The Sponsors, often receive no (or only a small) management fee. However, they count on high returns on the participation (free shares/warrants) that they receive in the SPAC.
In Europe, there is no harmonised regime governing SPACs. Also in Belgium, there is no legal framework specifically regulating SPACS. Therefore, the set-up and operations of the vehicle must be tested against the principles of general corporate and financial law. For example, without being exhaustive:
the Belgian Companies and Associations Code will define the rules and limitations for the SPAC’s incorporation, any possible redemption of shares or return of investment to the investors, as well as the potential acquisition of, merger with or business combination with the target company.
As a listed company, the SPAC will be subject to prospectus requirements. Neither the European Prospectus regulation, nor the Belgian Prospectus law provide any specific requirements for SPACs. In other European jurisdictions, we see that a SPAC prospectus will focus on describing the Sponsors, the SPAC structure and the parameters for identifying the target(s) and the appropriate business combination. If the target company is already known at the time of the IPO, then extensive information will have to be provided to future investors to enable them to make an informed investment decision. As the SPAC structure is new on the Belgian market, our regulator, the Financial Services and Markets Authority (FSMA), has not yet developed a specific practice, nor issued any binding guidelines for SPAC prospectuses. Very recently the FSMA launched a public consultation on its proposal for minimum standards for the structuring, information disclosure and trading in SPACs on Euronext Brussels. The outcome is still unclear as the consultation was only closed on 31 March 2021.

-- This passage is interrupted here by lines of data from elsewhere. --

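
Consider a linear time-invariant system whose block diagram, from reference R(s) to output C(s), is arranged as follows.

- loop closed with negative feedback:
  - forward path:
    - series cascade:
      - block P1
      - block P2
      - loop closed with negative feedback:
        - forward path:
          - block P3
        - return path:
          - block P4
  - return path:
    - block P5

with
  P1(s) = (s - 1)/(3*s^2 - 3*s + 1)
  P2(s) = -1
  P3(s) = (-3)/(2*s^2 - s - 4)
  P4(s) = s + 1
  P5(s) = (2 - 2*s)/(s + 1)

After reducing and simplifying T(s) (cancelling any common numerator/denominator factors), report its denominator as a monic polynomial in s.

Reducing step by step:

Step 1 - collapse the loop (P3 forward, P4 return) gives (-3)/(2*s^2 - 4*s - 7)
Step 2 - combine P1, P2, [P3/(1+P3*P4)] in series gives (3*s - 3)/(6*s^4 - 18*s^3 - 7*s^2 + 17*s - 7)
Step 3 - collapse the loop ((P1*P2*[P3/(1+P3*P4)]) forward, P5 return) gives (3*s^2 - 3)/(6*s^5 - 12*s^4 - 25*s^3 + 4*s^2 + 22*s - 13)
The result of step 3 is T(s) in lowest terms. Its denominator has leading coefficient 6; dividing the denominator through by 6 makes it monic.

Answer: s^5 - 2*s^4 - 25*s^3/6 + 2*s^2/3 + 11*s/3 - 13/6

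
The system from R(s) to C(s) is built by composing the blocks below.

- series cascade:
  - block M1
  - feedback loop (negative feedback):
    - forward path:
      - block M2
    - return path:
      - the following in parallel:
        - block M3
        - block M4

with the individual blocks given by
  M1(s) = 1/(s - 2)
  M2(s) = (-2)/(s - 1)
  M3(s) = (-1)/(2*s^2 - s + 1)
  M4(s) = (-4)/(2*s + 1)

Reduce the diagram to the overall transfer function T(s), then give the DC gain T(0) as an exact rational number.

Answer: 1/9

Working:
[1] combine M3, M4 in parallel: (-8*s^2 + 2*s - 5)/(4*s^3 + s + 1)
[2] feedback reduction of M2, (M3+M4): (-8*s^3 - 2*s - 2)/(4*s^4 - 4*s^3 + 17*s^2 - 4*s + 9)
[3] series reduction of M1, [M2/(1+M2*(M3+M4))]: (-8*s^3 - 2*s - 2)/(4*s^5 - 12*s^4 + 25*s^3 - 38*s^2 + 17*s - 18)
The step-3 result is T(s). Setting s = 0: T(0) = -2/(-18) = 1/9.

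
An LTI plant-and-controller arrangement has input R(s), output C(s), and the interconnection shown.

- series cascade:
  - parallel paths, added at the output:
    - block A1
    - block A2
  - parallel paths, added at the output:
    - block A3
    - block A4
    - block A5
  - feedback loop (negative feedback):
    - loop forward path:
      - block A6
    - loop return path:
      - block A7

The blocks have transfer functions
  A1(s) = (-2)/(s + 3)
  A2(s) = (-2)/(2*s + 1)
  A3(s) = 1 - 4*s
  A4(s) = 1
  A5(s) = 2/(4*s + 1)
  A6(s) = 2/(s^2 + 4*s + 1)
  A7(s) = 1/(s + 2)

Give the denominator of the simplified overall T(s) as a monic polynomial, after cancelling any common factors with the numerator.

The answer is s^6 + 39*s^5/4 + 271*s^4/8 + 419*s^3/8 + 309*s^2/8 + 103*s/8 + 3/2.

Reasoning:
(1) combine A1, A2 in parallel, giving (-6*s - 8)/(2*s^2 + 7*s + 3)
(2) reduce the parallel group A3, A4, A5, giving (-16*s^2 + 4*s + 4)/(4*s + 1)
(3) feedback reduction of A6, A7, giving (2*s + 4)/(s^3 + 6*s^2 + 9*s + 4)
(4) cascade (A1+A2), (A3+A4+A5), [A6/(1+A6*A7)], giving (192*s^4 + 592*s^3 + 304*s^2 - 288*s - 128)/(8*s^6 + 78*s^5 + 271*s^4 + 419*s^3 + 309*s^2 + 103*s + 12)
That last expression is T(s), already simplified. Scaling its denominator by 1/8 (the reciprocal of the leading coefficient) yields the monic denominator.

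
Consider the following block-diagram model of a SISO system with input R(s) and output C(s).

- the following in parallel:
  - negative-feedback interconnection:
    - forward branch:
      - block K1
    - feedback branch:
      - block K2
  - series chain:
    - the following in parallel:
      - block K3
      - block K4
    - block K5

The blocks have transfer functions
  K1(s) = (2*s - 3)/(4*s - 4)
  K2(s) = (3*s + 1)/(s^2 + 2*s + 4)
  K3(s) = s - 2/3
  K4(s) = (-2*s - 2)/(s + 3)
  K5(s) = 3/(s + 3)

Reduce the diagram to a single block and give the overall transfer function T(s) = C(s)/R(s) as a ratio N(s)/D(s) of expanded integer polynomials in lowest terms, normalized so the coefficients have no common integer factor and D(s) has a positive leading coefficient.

Reducing step by step:

Step 1 - feedback reduction of K1, K2: (2*s^3 + s^2 + 2*s - 12)/(4*s^3 + 10*s^2 + s - 19)
Step 2 - add K3, K4 (parallel): (3*s^2 + s - 12)/(3*s + 9)
Step 3 - multiply (K3+K4), K5 (series): (3*s^2 + s - 12)/(s^2 + 6*s + 9)
Step 4 - reduce the parallel group [K1/(1+K1*K2)], ((K3+K4)*K5), which is the overall transfer function T(s) = C(s)/R(s) in lowest terms

Answer: (14*s^5 + 47*s^4 - 9*s^3 - 167*s^2 - 85*s + 120)/(4*s^5 + 34*s^4 + 97*s^3 + 77*s^2 - 105*s - 171)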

Depending on their structure, SPACs could fall under the scope of the AIFM Directive and the Belgian AIFM law. If this were to be the case, then the SPACs as well as the Sponsors themselves could be subject to extensive regulatory requirements and supervision by the FSMA. Most Sponsors will seek to avoid the AIFM legislation’s application. This can, for example, be achieved in if the SPAC does not qualify as an AIF because it does not have a ‘defined investment policy’. The SPAC might also meet the criteria to qualify as an exempted holding company.
A new hype in Belgium?
Although SPACs seem to offer quite some interesting features and a potential alternative to ‘classic’ investments, the FSMA’s president has publicly criticised these new developments. The FSMA has warned that, for small investors, investing in a SPAC project could potentially lead to their money being diluted. In its public consultation, the FSMA already provided some recommendations on how such risks can be further minimised. Therefore, the question is how strict our Belgian regulator will be when the very first SPAC projects are presented to it and whether SPACs in Belgium will be ‘stillborn’.